Bum note... Ed Harris in Copying Beethoven
Copying Beethoven, a new film about the composer (not the dog), has sparked an anguished essay in the New York Times. Why, cinematically speaking, has Mozart got all the good tunes? Why can't moviedom's finest do an Amadeus on old Ludwig?
There are many answers to that question. Biopics, whoever the subject, are notoriously difficult to pull off. Biopics of composers are no different - even if they come with the advantage of a ready-made score. I'm a huge admirer of Tony Palmer's appropriately vast Wagner, for example, but it bombed with the general public. The best of Ken Russell's many musical dramadocs - Elgar and Delius stand out - were made for television. By the time he tried to repeat the trick on the silver screen, Russell had lost his discipline - Mahler was his best effort, but Lisztomania was just embarrassing.
Amadeus had three enormous advantages. It had Mozart's music. It had Milos Forman's cinematic feel for Prague. And it had the creative imagination of Peter Schaffer's play. In other words, it wasn't rooted in facts and sources. It roamed free with ideas and possibilities. Its portrayal of the composer was in some ways a historical travesty. But it was a brilliant film - and it brought millions to Mozart.
Something of the same occurs in a generally forgotten German cinematic masterpiece of the generation before Forman's Amadeus - Daniele Huillet's and Jean-Marie Straub's Chronicle of Anna Magdalena Bach, in which the role of the composer is played by the great harpsichordist Gustav Leonhardt.

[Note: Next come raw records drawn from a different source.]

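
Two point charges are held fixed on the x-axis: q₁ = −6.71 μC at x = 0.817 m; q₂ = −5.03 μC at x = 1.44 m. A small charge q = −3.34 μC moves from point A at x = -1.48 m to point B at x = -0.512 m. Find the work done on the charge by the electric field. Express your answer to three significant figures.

The work done by the electric force is W_field = −ΔU = −q(V_B − V_A) = q(V_A − V_B).
At A: distances to the source charges are 2.30 m, 2.92 m; V_A = Σ kqᵢ/rᵢ = -4.17×10⁴ V.
At B: distances to the source charges are 1.33 m, 1.95 m; V_B = Σ kqᵢ/rᵢ = -6.86×10⁴ V.
ΔV = V_B − V_A = -2.68×10⁴ V.
W_field = −qΔV = −(-3.34×10⁻⁶ C)(-2.68×10⁴ V) = -0.0895 J.

-0.0895 J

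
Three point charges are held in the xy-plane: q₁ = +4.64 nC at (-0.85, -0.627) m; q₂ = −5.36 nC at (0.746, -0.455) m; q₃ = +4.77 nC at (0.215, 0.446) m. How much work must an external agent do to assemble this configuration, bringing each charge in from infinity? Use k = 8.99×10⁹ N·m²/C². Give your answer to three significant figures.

-2.27×10⁻⁷ J

The assembly work is the sum of pairwise potential energies, U = Σ_{i<j} kqᵢqⱼ/rᵢⱼ.
Pair separations: r₁₂ = 1.61 m, r₁₃ = 1.51 m, r₂₃ = 1.05 m.
U = (-1.39×10⁻⁷) + (1.32×10⁻⁷) + (-2.20×10⁻⁷) = -2.27×10⁻⁷ J.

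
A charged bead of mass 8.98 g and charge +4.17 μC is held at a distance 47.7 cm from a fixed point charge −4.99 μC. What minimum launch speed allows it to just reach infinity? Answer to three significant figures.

To just escape, total mechanical energy must reach zero at infinity: ½mv²_min + U = 0, so ½mv²_min = −U = |kQq|/r.
|U| = |kQq|/r = (8.99×10⁹ N·m²/C²)(4.99×10⁻⁶)(4.17×10⁻⁶)/(0.477) = 0.392 J.
v_min = √(2|U|/m) = √(2·0.392/8.98×10⁻³) = 9.35 m/s.

9.35 m/s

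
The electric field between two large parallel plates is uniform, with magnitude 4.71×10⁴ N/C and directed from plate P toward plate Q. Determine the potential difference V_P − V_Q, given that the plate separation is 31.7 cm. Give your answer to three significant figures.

In a uniform field, potential decreases in the direction of E: ΔV = −E·d for a displacement d parallel to E.
Going from Q to P is a displacement of 31.7 cm opposite to the field, so V_P − V_Q = +Ed = 1.49×10⁴ V.

1.49×10⁴ V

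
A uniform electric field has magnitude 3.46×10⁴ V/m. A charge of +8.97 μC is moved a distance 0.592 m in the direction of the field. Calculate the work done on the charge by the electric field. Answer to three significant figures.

0.184 J

The potential change for a displacement 0.592 m in the direction of the field is ΔV = −Ed = -2.05×10⁴ V.
W_field = −qΔV = 0.184 J.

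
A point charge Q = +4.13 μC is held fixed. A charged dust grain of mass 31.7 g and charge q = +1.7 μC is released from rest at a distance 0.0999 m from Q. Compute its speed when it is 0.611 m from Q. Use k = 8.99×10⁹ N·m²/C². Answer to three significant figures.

Only the electrostatic force acts, so mechanical energy is conserved: ½mv² = U₁ − U₂ = kQq(1/r₁ − 1/r₂).
U₁ − U₂ = (8.99×10⁹ N·m²/C²)(4.13×10⁻⁶ C)(1.70×10⁻⁶ C)(1/0.0999 − 1/0.611) = 0.529 J.
v = √(2·0.529/0.0317) = 5.77 m/s.

5.77 m/s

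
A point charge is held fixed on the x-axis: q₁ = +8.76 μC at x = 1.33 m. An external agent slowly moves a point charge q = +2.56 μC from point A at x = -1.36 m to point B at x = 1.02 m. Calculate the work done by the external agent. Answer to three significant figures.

For quasistatic motion the external work equals the change in potential energy: W_ext = qΔV = q(V_B − V_A).
At A: distance to the source charge is 2.69 m; V_A = kq₁/r = 2.93×10⁴ V.
At B: distance to the source charge is 0.310 m; V_B = kq₁/r = 2.54×10⁵ V.
ΔV = V_B − V_A = 2.25×10⁵ V.
W_ext = qΔV = (2.56×10⁻⁶ C)(2.25×10⁵ V) = 0.575 J.

0.575 J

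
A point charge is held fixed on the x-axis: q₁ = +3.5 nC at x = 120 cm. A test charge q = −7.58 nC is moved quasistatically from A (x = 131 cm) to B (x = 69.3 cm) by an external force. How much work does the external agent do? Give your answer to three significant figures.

For quasistatic motion the external work equals the change in potential energy: W_ext = qΔV = q(V_B − V_A).
At A: distance to the source charge is 0.110 m; V_A = kq₁/r = 286 V.
At B: distance to the source charge is 0.507 m; V_B = kq₁/r = 62.1 V.
ΔV = V_B − V_A = -224 V.
W_ext = qΔV = (-7.58×10⁻⁹ C)(-224 V) = 1.70×10⁻⁶ J.

1.70×10⁻⁶ J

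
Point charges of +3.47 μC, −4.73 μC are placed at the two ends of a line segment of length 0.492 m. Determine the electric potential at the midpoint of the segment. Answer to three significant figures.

The total potential is the scalar sum of each charge's contribution, V = Σ kqᵢ/rᵢ.
Each charge is 0.246 m from the midpoint.
V = k[(3.47×10⁻⁶)/(0.246) + (-4.73×10⁻⁶)/(0.246)] = -4.60×10⁴ V.

-4.60×10⁴ V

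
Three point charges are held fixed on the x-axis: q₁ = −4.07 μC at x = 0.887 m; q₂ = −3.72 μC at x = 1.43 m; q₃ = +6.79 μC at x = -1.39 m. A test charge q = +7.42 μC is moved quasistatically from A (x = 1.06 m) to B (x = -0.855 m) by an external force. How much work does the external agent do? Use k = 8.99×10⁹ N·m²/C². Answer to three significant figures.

For quasistatic motion the external work equals the change in potential energy: W_ext = qΔV = q(V_B − V_A).
At A: distances to the source charges are 0.173 m, 0.370 m, 2.45 m; V_A = Σ kqᵢ/rᵢ = -2.77×10⁵ V.
At B: distances to the source charges are 1.74 m, 2.29 m, 0.535 m; V_B = Σ kqᵢ/rᵢ = 7.85×10⁴ V.
ΔV = V_B − V_A = 3.55×10⁵ V.
W_ext = qΔV = (7.42×10⁻⁶ C)(3.55×10⁵ V) = 2.64 J.

2.64 J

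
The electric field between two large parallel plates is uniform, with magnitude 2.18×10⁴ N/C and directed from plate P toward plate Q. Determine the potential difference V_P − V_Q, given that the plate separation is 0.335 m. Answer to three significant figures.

7300 V

In a uniform field, potential decreases in the direction of E: ΔV = −E·d for a displacement d parallel to E.
Going from Q to P is a displacement of 0.335 m opposite to the field, so V_P − V_Q = +Ed = 7300 V.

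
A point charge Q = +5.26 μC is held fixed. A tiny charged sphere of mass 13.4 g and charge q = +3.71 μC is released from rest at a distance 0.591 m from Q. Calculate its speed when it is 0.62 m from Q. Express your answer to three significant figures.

1.44 m/s

Only the electrostatic force acts, so mechanical energy is conserved: ½mv² = U₁ − U₂ = kQq(1/r₁ − 1/r₂).
U₁ − U₂ = (8.99×10⁹ N·m²/C²)(5.26×10⁻⁶ C)(3.71×10⁻⁶ C)(1/0.591 − 1/0.620) = 0.0139 J.
v = √(2·0.0139/0.0134) = 1.44 m/s.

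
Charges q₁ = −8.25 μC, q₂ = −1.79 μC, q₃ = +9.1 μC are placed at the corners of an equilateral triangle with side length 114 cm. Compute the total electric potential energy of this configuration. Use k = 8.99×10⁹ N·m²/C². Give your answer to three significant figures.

-0.604 J

The assembly work is the sum of pairwise potential energies, U = Σ_{i<j} kqᵢqⱼ/rᵢⱼ.
All three pair separations equal the side length, 1.14 m.
U = (0.116) + (-0.592) + (-0.128) = -0.604 J.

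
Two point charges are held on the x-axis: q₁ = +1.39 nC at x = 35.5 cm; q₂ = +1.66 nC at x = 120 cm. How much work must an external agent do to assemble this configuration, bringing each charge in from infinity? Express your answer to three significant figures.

The assembly work is the sum of pairwise potential energies, U = Σ_{i<j} kqᵢqⱼ/rᵢⱼ.
Pair separations: r₁₂ = 0.845 m.
U = (2.45×10⁻⁸) = 2.45×10⁻⁸ J.

2.45×10⁻⁸ J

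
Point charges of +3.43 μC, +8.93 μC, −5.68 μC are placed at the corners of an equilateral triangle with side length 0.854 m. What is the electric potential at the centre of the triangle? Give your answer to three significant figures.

1.22×10⁵ V

The total potential is the scalar sum of each charge's contribution, V = Σ kqᵢ/rᵢ.
The distance from each vertex to the centroid is a/√3 = 0.493 m.
V = k[(3.43×10⁻⁶)/(0.493) + (8.93×10⁻⁶)/(0.493) + (-5.68×10⁻⁶)/(0.493)] = 1.22×10⁵ V.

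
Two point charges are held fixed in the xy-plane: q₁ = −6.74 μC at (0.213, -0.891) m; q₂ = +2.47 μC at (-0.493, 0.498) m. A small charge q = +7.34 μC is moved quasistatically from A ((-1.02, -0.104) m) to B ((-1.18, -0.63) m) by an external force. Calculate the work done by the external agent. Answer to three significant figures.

For quasistatic motion the external work equals the change in potential energy: W_ext = qΔV = q(V_B − V_A).
At A: distances to the source charges are 1.46 m, 0.800 m; V_A = Σ kqᵢ/rᵢ = -1.37×10⁴ V.
At B: distances to the source charges are 1.42 m, 1.32 m; V_B = Σ kqᵢ/rᵢ = -2.59×10⁴ V.
ΔV = V_B − V_A = -1.23×10⁴ V.
W_ext = qΔV = (7.34×10⁻⁶ C)(-1.23×10⁴ V) = -0.0901 J.

-0.0901 J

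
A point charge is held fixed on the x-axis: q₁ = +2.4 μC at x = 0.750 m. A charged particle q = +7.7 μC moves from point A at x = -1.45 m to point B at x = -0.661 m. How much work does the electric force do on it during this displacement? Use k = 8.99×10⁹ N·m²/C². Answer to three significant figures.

-0.0422 J

The work done by the electric force is W_field = −ΔU = −q(V_B − V_A) = q(V_A − V_B).
At A: distance to the source charge is 2.20 m; V_A = kq₁/r = 9810 V.
At B: distance to the source charge is 1.41 m; V_B = kq₁/r = 1.53×10⁴ V.
ΔV = V_B − V_A = 5480 V.
W_field = −qΔV = −(7.70×10⁻⁶ C)(5480 V) = -0.0422 J.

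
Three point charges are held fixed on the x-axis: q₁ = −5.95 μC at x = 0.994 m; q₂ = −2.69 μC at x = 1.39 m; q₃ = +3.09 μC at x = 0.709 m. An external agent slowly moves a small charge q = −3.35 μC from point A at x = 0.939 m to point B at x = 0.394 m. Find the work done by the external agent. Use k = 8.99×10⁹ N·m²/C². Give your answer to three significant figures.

For quasistatic motion the external work equals the change in potential energy: W_ext = qΔV = q(V_B − V_A).
At A: distances to the source charges are 0.0550 m, 0.451 m, 0.230 m; V_A = Σ kqᵢ/rᵢ = -9.05×10⁵ V.
At B: distances to the source charges are 0.600 m, 0.996 m, 0.315 m; V_B = Σ kqᵢ/rᵢ = -2.52×10⁴ V.
ΔV = V_B − V_A = 8.80×10⁵ V.
W_ext = qΔV = (-3.35×10⁻⁶ C)(8.80×10⁵ V) = -2.95 J.

-2.95 J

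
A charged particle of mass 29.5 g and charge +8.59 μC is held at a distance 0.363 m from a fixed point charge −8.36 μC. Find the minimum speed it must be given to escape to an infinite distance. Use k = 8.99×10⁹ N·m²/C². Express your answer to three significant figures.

11.0 m/s

To just escape, total mechanical energy must reach zero at infinity: ½mv²_min + U = 0, so ½mv²_min = −U = |kQq|/r.
|U| = |kQq|/r = (8.99×10⁹ N·m²/C²)(8.36×10⁻⁶)(8.59×10⁻⁶)/(0.363) = 1.78 J.
v_min = √(2|U|/m) = √(2·1.78/0.0295) = 11.0 m/s.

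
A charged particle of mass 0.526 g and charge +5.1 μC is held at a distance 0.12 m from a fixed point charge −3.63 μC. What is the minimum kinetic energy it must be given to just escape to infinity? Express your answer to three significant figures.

To just escape, total mechanical energy must reach zero at infinity: ½mv²_min + U = 0, so ½mv²_min = −U = |kQq|/r.
|U| = |kQq|/r = (8.99×10⁹ N·m²/C²)(3.63×10⁻⁶)(5.10×10⁻⁶)/(0.120) = 1.39 J.

1.39 J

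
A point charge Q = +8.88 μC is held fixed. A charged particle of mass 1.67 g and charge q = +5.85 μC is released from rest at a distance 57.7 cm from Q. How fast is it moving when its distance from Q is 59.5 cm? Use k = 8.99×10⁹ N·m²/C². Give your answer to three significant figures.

Only the electrostatic force acts, so mechanical energy is conserved: ½mv² = U₁ − U₂ = kQq(1/r₁ − 1/r₂).
U₁ − U₂ = (8.99×10⁹ N·m²/C²)(8.88×10⁻⁶ C)(5.85×10⁻⁶ C)(1/0.577 − 1/0.595) = 0.0245 J.
v = √(2·0.0245/1.67×10⁻³) = 5.42 m/s.

5.42 m/s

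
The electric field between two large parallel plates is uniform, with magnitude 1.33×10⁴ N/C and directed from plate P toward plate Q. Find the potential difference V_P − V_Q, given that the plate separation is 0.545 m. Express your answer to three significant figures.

In a uniform field, potential decreases in the direction of E: ΔV = −E·d for a displacement d parallel to E.
Going from Q to P is a displacement of 0.545 m opposite to the field, so V_P − V_Q = +Ed = 7250 V.

7250 V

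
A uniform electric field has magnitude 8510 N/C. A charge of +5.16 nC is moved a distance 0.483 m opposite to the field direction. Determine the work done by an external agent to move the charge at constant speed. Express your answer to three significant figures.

2.12×10⁻⁵ J

The potential change for a displacement 0.483 m opposite to the field direction is ΔV = +Ed = 4110 V.
W_ext = qΔV = 2.12×10⁻⁵ J.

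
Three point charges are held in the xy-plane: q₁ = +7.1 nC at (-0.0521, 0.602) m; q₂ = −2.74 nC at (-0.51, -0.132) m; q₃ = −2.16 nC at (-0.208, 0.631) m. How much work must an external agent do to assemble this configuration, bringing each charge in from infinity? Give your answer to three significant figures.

The assembly work is the sum of pairwise potential energies, U = Σ_{i<j} kqᵢqⱼ/rᵢⱼ.
Pair separations: r₁₂ = 0.865 m, r₁₃ = 0.159 m, r₂₃ = 0.821 m.
U = (-2.02×10⁻⁷) + (-8.69×10⁻⁷) + (6.48×10⁻⁸) = -1.01×10⁻⁶ J.

-1.01×10⁻⁶ J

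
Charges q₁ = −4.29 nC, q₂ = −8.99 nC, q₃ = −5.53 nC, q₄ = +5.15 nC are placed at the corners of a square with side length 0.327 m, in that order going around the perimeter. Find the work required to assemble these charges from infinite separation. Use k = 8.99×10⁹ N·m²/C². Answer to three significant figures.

5.98×10⁻⁷ J

The assembly work is the sum of pairwise potential energies, U = Σ_{i<j} kqᵢqⱼ/rᵢⱼ.
The four side pairs have separation 0.327 m and the two diagonal pairs 0.462 m.
Summing all 6 pair terms gives U = 5.98×10⁻⁷ J.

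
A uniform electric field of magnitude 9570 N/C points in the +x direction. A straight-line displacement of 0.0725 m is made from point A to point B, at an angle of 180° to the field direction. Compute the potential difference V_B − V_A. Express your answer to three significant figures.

Only the component of displacement along E changes the potential: ΔV = −E·d·cosθ.
ΔV = −(9570 V/m)(0.0725 m)cos180° = 694 V.

694 V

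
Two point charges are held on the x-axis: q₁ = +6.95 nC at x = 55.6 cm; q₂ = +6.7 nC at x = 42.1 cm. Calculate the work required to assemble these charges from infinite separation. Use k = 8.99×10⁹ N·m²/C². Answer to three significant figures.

3.10×10⁻⁶ J

The assembly work is the sum of pairwise potential energies, U = Σ_{i<j} kqᵢqⱼ/rᵢⱼ.
Pair separations: r₁₂ = 0.135 m.
U = (3.10×10⁻⁶) = 3.10×10⁻⁶ J.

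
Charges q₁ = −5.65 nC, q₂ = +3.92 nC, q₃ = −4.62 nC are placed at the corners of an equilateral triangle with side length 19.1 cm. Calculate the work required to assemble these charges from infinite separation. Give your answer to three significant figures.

-6.66×10⁻⁷ J

The assembly work is the sum of pairwise potential energies, U = Σ_{i<j} kqᵢqⱼ/rᵢⱼ.
All three pair separations equal the side length, 0.191 m.
U = (-1.04×10⁻⁶) + (1.23×10⁻⁶) + (-8.52×10⁻⁷) = -6.66×10⁻⁷ J.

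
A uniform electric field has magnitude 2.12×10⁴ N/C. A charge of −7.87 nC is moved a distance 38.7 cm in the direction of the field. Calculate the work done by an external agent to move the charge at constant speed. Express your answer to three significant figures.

6.46×10⁻⁵ J

The potential change for a displacement 38.7 cm in the direction of the field is ΔV = −Ed = -8200 V.
W_ext = qΔV = 6.46×10⁻⁵ J.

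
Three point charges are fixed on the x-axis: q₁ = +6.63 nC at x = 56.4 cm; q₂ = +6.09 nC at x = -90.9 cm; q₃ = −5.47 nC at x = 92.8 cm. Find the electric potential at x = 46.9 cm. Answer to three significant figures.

560 V

The total potential is the scalar sum of each charge's contribution, V = Σ kqᵢ/rᵢ.
Distances from the field point to each charge: r₁ = 0.0950 m, r₂ = 1.38 m, r₃ = 0.459 m.
V = k[(6.63×10⁻⁹)/(0.0950) + (6.09×10⁻⁹)/(1.38) + (-5.47×10⁻⁹)/(0.459)] = 560 V.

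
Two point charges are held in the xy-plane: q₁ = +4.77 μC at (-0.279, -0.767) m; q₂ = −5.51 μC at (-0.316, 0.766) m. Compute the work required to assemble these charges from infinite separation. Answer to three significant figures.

The work to assemble the configuration equals its total potential energy, U = Σ kqᵢqⱼ/rᵢⱼ over all pairs.
Pair separations: r₁₂ = 1.53 m.
U = (-0.154) = -0.154 J.

-0.154 J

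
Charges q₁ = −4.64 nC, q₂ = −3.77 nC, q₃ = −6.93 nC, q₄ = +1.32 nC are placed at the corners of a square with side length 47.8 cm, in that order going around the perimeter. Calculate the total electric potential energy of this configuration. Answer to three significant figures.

8.95×10⁻⁷ J

The assembly work is the sum of pairwise potential energies, U = Σ_{i<j} kqᵢqⱼ/rᵢⱼ.
The four side pairs have separation 0.478 m and the two diagonal pairs 0.676 m.
Summing all 6 pair terms gives U = 8.95×10⁻⁷ J.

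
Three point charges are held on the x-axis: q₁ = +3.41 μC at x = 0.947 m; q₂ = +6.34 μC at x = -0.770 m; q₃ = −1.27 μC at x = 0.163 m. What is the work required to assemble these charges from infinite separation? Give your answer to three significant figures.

The assembly work is the sum of pairwise potential energies, U = Σ_{i<j} kqᵢqⱼ/rᵢⱼ.
Pair separations: r₁₂ = 1.72 m, r₁₃ = 0.784 m, r₂₃ = 0.933 m.
U = (0.113) + (-0.0497) + (-0.0776) = -0.0140 J.

-0.0140 J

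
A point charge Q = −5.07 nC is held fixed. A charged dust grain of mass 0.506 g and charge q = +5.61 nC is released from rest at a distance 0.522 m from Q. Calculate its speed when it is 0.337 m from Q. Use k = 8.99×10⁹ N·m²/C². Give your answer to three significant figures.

0.0326 m/s

Only the electrostatic force acts, so mechanical energy is conserved: ½mv² = U₁ − U₂ = kQq(1/r₁ − 1/r₂).
U₁ − U₂ = (8.99×10⁹ N·m²/C²)(-5.07×10⁻⁹ C)(5.61×10⁻⁹ C)(1/0.522 − 1/0.337) = 2.69×10⁻⁷ J.
v = √(2·2.69×10⁻⁷/5.06×10⁻⁴) = 0.0326 m/s.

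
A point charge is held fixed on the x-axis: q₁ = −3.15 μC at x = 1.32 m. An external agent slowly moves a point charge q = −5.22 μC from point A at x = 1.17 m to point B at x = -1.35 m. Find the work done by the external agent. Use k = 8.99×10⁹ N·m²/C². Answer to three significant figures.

For quasistatic motion the external work equals the change in potential energy: W_ext = qΔV = q(V_B − V_A).
At A: distance to the source charge is 0.150 m; V_A = kq₁/r = -1.89×10⁵ V.
At B: distance to the source charge is 2.67 m; V_B = kq₁/r = -1.06×10⁴ V.
ΔV = V_B − V_A = 1.78×10⁵ V.
W_ext = qΔV = (-5.22×10⁻⁶ C)(1.78×10⁵ V) = -0.930 J.

-0.930 J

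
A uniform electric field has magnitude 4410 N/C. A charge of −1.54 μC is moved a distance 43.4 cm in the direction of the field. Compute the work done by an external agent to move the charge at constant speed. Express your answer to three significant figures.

2.95×10⁻³ J

The potential change for a displacement 43.4 cm in the direction of the field is ΔV = −Ed = -1910 V.
W_ext = qΔV = 2.95×10⁻³ J.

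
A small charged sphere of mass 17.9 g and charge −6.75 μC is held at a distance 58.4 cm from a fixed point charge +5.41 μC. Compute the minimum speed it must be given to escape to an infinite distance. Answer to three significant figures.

To just escape, total mechanical energy must reach zero at infinity: ½mv²_min + U = 0, so ½mv²_min = −U = |kQq|/r.
|U| = |kQq|/r = (8.99×10⁹ N·m²/C²)(5.41×10⁻⁶)(6.75×10⁻⁶)/(0.584) = 0.562 J.
v_min = √(2|U|/m) = √(2·0.562/0.0179) = 7.93 m/s.

7.93 m/s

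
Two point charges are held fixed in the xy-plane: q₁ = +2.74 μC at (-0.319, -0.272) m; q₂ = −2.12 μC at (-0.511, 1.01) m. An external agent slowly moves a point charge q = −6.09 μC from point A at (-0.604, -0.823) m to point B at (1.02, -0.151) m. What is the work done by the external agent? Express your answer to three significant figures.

0.127 J

For quasistatic motion the external work equals the change in potential energy: W_ext = qΔV = q(V_B − V_A).
At A: distances to the source charges are 0.620 m, 1.84 m; V_A = Σ kqᵢ/rᵢ = 2.93×10⁴ V.
At B: distances to the source charges are 1.34 m, 1.92 m; V_B = Σ kqᵢ/rᵢ = 8400 V.
ΔV = V_B − V_A = -2.09×10⁴ V.
W_ext = qΔV = (-6.09×10⁻⁶ C)(-2.09×10⁴ V) = 0.127 J.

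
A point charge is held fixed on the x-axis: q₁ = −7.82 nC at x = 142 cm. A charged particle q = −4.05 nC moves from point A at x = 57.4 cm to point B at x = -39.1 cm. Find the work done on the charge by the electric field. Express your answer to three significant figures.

The work done by the electric force is W_field = −ΔU = −q(V_B − V_A) = q(V_A − V_B).
At A: distance to the source charge is 0.846 m; V_A = kq₁/r = -83.1 V.
At B: distance to the source charge is 1.81 m; V_B = kq₁/r = -38.8 V.
ΔV = V_B − V_A = 44.3 V.
W_field = −qΔV = −(-4.05×10⁻⁹ C)(44.3 V) = 1.79×10⁻⁷ J.

1.79×10⁻⁷ J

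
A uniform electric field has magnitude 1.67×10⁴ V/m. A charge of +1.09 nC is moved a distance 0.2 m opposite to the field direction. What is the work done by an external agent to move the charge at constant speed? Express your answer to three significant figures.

The potential change for a displacement 0.2 m opposite to the field direction is ΔV = +Ed = 3340 V.
W_ext = qΔV = 3.64×10⁻⁶ J.

3.64×10⁻⁶ J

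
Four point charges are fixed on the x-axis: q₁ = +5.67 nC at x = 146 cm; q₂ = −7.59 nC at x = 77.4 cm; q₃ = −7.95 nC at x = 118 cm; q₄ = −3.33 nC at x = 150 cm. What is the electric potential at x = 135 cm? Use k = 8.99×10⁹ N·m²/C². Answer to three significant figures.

Electric potential is a scalar, so the contributions from each charge add algebraically: V = Σ kqᵢ/rᵢ.
Distances from the field point to each charge: r₁ = 0.110 m, r₂ = 0.576 m, r₃ = 0.170 m, r₄ = 0.150 m.
V = k[(5.67×10⁻⁹)/(0.110) + (-7.59×10⁻⁹)/(0.576) + (-7.95×10⁻⁹)/(0.170) + (-3.33×10⁻⁹)/(0.150)] = -275 V.

-275 V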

Much of this black-and-white 1968 film is speculative, but it has a beguiling and memorable feeling of authenticity - and it opened many ears and eyes to Bach, just as Amadeus did to Mozart.
So why does Beethoven seem to elude the film-makers? I haven't seen Copying Beethoven yet, but it sounds as though it is only the latest of many imperfect attempts to crack the Ludwig problem. The last one, Immortal Beloved, with Gary Oldman as the composer, had many good moments, but it was no Amadeus.
I don't think Beethoven himself is too great, too difficult, too grumpy or too anything else to make a good movie. My guess is that Beethoven has just been unlucky in his treatment on the silver screen. He'll never provide great love interest, but with the right budget and the right star - Daniel Craig could do it - there's a terrific flashback film about Beethoven on his death bed, with the late quartets for soundtrack, just waiting to be made.